Apple's got a history of noisy services. I remember when iOS 4.0.0 was blocked from the email service I was working for and many others because it basically spammed mail servers. A lot of our customers were mad that the software update disconnected them, but Apple released 4.0.1 quickly to address this.
TCP cannot tell what the application wants. If the client application never closes the connection then TCP will keep that connection alive indefinitely (assuming you configured it with keep alives). Each connection consumes some resources on the server (primarily send and receive buffers in memory). So if your application never tells TCP to close the connection then it hogs server resources. There are many malicious DoS tactics that go for the same effect.

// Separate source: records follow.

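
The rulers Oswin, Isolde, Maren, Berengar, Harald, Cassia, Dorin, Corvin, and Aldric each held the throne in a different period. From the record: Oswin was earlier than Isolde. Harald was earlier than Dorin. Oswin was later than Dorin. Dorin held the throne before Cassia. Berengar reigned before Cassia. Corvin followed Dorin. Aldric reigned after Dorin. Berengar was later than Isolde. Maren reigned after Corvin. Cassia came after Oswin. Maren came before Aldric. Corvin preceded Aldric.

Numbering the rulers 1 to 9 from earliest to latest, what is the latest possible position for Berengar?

Berengar must come before Cassia — 1 ruler forced after them.
Everything else can be placed before Berengar in some valid order, so Berengar can sit as late as position 9 − 1 = 8.

8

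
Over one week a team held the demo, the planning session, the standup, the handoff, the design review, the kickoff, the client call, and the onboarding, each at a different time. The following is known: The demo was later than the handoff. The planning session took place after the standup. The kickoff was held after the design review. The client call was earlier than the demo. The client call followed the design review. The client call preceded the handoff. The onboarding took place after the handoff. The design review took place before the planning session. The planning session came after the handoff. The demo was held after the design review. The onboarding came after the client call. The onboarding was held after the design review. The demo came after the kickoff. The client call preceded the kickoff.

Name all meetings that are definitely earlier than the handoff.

Directly stated before the handoff: the client call.
The design review reaches the handoff via the design review → the client call → the handoff.
No chain forces the onboarding (or any of the others) ahead of the handoff.

the client call, the design review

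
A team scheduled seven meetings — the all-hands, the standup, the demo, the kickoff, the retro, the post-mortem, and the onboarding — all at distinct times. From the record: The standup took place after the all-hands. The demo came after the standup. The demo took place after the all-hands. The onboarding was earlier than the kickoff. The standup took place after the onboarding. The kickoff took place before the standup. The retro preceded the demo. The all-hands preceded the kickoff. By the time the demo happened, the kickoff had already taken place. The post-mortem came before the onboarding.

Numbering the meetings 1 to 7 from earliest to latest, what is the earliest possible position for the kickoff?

4

The all-hands, the onboarding, and the post-mortem must all come before the kickoff — 3 forced predecessors.
Nothing else is forced ahead of the kickoff, so its earliest slot is position 3 + 1 = 4.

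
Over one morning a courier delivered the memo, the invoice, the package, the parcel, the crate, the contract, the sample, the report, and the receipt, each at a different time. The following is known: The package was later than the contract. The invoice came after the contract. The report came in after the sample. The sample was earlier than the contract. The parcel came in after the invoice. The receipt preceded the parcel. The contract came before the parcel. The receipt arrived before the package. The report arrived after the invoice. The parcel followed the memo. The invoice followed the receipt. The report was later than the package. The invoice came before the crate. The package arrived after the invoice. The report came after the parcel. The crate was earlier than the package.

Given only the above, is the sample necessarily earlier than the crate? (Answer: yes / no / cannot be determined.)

yes

Chain the constraints: the sample → the contract → the invoice → the crate. Each link is directly stated, so the sample comes before the crate.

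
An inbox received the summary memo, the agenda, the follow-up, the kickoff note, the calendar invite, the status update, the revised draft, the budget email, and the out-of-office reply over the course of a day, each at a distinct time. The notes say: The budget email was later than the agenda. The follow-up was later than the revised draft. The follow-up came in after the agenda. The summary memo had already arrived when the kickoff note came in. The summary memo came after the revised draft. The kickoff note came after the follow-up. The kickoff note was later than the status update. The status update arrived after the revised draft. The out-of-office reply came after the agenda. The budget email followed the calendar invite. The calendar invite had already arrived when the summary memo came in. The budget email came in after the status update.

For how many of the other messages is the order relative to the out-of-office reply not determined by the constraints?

Forced before the out-of-office reply: the agenda.
That leaves the budget email, the calendar invite, the follow-up, the kickoff note, the revised draft, the status update, and the summary memo with no forced order relative to the out-of-office reply — 7.

7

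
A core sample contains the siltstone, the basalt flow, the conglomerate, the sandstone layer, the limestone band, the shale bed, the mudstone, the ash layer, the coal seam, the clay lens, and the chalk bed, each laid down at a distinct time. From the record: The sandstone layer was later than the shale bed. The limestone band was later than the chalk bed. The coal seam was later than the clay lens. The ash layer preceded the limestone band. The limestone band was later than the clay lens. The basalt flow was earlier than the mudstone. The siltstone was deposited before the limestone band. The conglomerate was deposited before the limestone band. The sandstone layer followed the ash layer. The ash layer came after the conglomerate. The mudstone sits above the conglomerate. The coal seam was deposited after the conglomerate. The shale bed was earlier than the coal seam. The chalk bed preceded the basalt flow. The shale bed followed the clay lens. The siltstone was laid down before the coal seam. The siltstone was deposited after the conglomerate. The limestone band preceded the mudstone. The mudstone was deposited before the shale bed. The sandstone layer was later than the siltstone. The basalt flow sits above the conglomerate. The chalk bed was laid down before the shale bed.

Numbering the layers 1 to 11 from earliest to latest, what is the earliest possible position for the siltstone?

2

The conglomerate must come before the siltstone — 1 forced predecessor.
Nothing else is forced ahead of the siltstone, so its earliest slot is position 1 + 1 = 2.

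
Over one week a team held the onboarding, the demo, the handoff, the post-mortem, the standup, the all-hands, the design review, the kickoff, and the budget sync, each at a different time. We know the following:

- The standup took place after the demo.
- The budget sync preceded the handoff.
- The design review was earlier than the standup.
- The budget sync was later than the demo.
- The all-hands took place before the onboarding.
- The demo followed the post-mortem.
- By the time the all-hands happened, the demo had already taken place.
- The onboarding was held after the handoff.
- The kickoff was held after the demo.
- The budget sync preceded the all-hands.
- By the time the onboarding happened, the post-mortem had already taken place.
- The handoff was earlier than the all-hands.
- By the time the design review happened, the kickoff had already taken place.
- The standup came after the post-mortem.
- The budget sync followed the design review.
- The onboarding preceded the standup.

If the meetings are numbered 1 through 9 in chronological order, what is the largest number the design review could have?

The design review must come before the all-hands, the budget sync, the handoff, the onboarding, and the standup — 5 meetings forced after it.
Everything else can be placed before the design review in some valid order, so the design review can sit as late as position 9 − 5 = 4.

4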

> There are many malicious DoS tactics that go for the same effect.
One of the most popular is a slowloris attack. It's particularly pernicious if it's distributed and coming from a botnet or something. https://en.wikipedia.org/wiki/Slowloris
Would a sane server not set an upper limit to the lifetime of these connections? In YouTube's case, something like... the length of the longest video? edit: or perhaps even the _exact_ length of the video being requested?
Rather than using a single HTTP request to pull a video stream, your player makes (hopefully intelligent) HTTP requests as needed to pull pieces of potentially multiple streams of different bitrates.
[0] http://labs.prx.org/2012/11/14/ios-6-0-devours-data-plans-ca...